Once, a whole city was flooded
to create Shasta Lake. Without warning,
the town slowly filled mountain-high with water.
Buried among the saloon and metal mines,
a mirror factory was a treasure, lost at sea.
In this year of drought, children uncover
pebbles of mirrors splintering silver,
like seashells of lives forgotten, past erased,
their baby faces shine in the reflection.
How do you recognize radiance? I witness it
when the dog with three legs runs in the moonlight,
a linen shirt hung out of a window
to dry, my lover’s mouth, broken
into laughter. Once, an explorer drew California
as an island. Its coast surrounded by water,
inlets dreamt as if by a hand with a tremor.

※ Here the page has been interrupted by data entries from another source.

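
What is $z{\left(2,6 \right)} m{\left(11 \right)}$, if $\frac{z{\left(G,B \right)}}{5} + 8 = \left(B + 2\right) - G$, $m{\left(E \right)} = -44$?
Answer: $440$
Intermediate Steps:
$z{\left(G,B \right)} = -30 - 5 G + 5 B$ ($z{\left(G,B \right)} = -40 + 5 \left(\left(B + 2\right) - G\right) = -40 + 5 \left(\left(2 + B\right) - G\right) = -40 + 5 \left(2 + B - G\right) = -40 + \left(10 - 5 G + 5 B\right) = -30 - 5 G + 5 B$)
$z{\left(2,6 \right)} m{\left(11 \right)} = \left(-30 - 10 + 5 \cdot 6\right) \left(-44\right) = \left(-30 - 10 + 30\right) \left(-44\right) = \left(-10\right) \left(-44\right) = 440$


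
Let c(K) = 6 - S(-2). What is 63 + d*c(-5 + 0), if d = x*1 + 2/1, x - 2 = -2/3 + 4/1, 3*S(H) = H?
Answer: 1007/9 ≈ 111.89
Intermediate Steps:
S(H) = H/3
c(K) = 20/3 (c(K) = 6 - (-2)/3 = 6 - 1*(-2/3) = 6 + 2/3 = 20/3)
x = 16/3 (x = 2 + (-2/3 + 4/1) = 2 + (-2*1/3 + 4*1) = 2 + (-2/3 + 4) = 2 + 10/3 = 16/3 ≈ 5.3333)
d = 22/3 (d = (16/3)*1 + 2/1 = 16/3 + 2*1 = 16/3 + 2 = 22/3 ≈ 7.3333)
63 + d*c(-5 + 0) = 63 + (22/3)*(20/3) = 63 + 440/9 = 1007/9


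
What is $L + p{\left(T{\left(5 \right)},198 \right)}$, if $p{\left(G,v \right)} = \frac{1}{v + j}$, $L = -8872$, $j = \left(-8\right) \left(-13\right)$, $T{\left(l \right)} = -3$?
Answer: $- \frac{2679343}{302} \approx -8872.0$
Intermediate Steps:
$j = 104$
$p{\left(G,v \right)} = \frac{1}{104 + v}$ ($p{\left(G,v \right)} = \frac{1}{v + 104} = \frac{1}{104 + v}$)
$L + p{\left(T{\left(5 \right)},198 \right)} = -8872 + \frac{1}{104 + 198} = -8872 + \frac{1}{302} = - \frac{2679343}{302}$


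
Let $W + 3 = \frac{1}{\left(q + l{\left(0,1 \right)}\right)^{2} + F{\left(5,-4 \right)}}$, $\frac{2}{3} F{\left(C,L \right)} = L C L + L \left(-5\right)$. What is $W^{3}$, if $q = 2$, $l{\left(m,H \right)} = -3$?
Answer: $- \frac{92345408}{3442951} \approx -26.822$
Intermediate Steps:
$F{\left(C,L \right)} = - \frac{15 L}{2} + \frac{3 C L^{2}}{2}$ ($F{\left(C,L \right)} = \frac{3 \left(L C L + L \left(-5\right)\right)}{2} = \frac{3 \left(C L L - 5 L\right)}{2} = \frac{3 \left(C L^{2} - 5 L\right)}{2} = \frac{3 \left(- 5 L + C L^{2}\right)}{2} = - \frac{15 L}{2} + \frac{3 C L^{2}}{2}$)
$W = - \frac{452}{151}$ ($W = -3 + \frac{1}{\left(2 - 3\right)^{2} + \frac{3}{2} \left(-4\right) \left(-5 + 5 \left(-4\right)\right)} = -3 + \frac{1}{\left(-1\right)^{2} + \frac{3}{2} \left(-4\right) \left(-5 - 20\right)} = -3 + \frac{1}{1 + \frac{3}{2} \left(-4\right) \left(-25\right)} = -3 + \frac{1}{1 + 150} = -3 + \frac{1}{151} = - \frac{452}{151} \approx -2.9934$)
$W^{3} = \left(- \frac{452}{151}\right)^{3} = - \frac{92345408}{3442951}$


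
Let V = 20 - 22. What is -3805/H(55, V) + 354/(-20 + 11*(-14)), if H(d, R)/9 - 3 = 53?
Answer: -140081/14616 ≈ -9.5841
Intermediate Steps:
V = -2
H(d, R) = 504 (H(d, R) = 27 + 9*53 = 27 + 477 = 504)
-3805/H(55, V) + 354/(-20 + 11*(-14)) = -3805/504 + 354/(-20 + 11*(-14)) = -3805*1/504 + 354/(-20 - 154) = -3805/504 + 354/(-174) = -3805/504 + 354*(-1/174) = -3805/504 - 59/29 = -140081/14616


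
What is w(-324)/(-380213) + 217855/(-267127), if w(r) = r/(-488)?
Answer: -10105440617317/12390949282222 ≈ -0.81555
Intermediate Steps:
w(r) = -r/488 (w(r) = r*(-1/488) = -r/488)
w(-324)/(-380213) + 217855/(-267127) = -1/488*(-324)/(-380213) + 217855/(-267127) = (81/122)*(-1/380213) + 217855*(-1/267127) = -81/46385986 - 217855/267127 = -10105440617317/12390949282222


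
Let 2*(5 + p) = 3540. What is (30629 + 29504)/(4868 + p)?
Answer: 60133/6633 ≈ 9.0657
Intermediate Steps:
p = 1765 (p = -5 + (1/2)*3540 = -5 + 1770 = 1765)
(30629 + 29504)/(4868 + p) = (30629 + 29504)/(4868 + 1765) = 60133/6633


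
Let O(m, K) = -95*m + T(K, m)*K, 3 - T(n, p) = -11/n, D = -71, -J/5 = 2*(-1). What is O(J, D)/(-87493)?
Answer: 1152/87493 ≈ 0.013167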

I’ve discovered secrets inside swimming pools
and split pillows, in the adult mouths
of men, and still I startle when my eyes blink
back at me from a pocketknife’s blade, in the high,
unlocked window, or in a birthday party’s
spinning balloon. My own face recognizable
to me, I have been the underage girl,
with hair long enough to choke me.
If there’s a paradise to be uncovered
inside every injury, I want to explore
paradise in an open refrigerator
and in wind that dries your hair. Paradise
in dark lake water, unknowable
to distant eyes. Sometimes that water catches
the night’s radiance without shadow, sometimes
that water is a lake with a flooded depth,
that no one wants to remember.
California is a landscape of urban terrains and wild acres, fires and earthquakes, terrors and splendors—and it is also the state where I was raised and consider my home. This poem brings together the shifting ecological landscape and history of the state, as well as my own personal history. The contrasts inherent in California’s diverse landscapes become a warped-mirror to the emotional conflicts in the poem; the landscape both reflects and refracts the speaker. Through the use of this imagery, I try to allow my poem to exist both within this specific, natural world but to also be lyrically suspended in an invented world, where unnatural things can happen.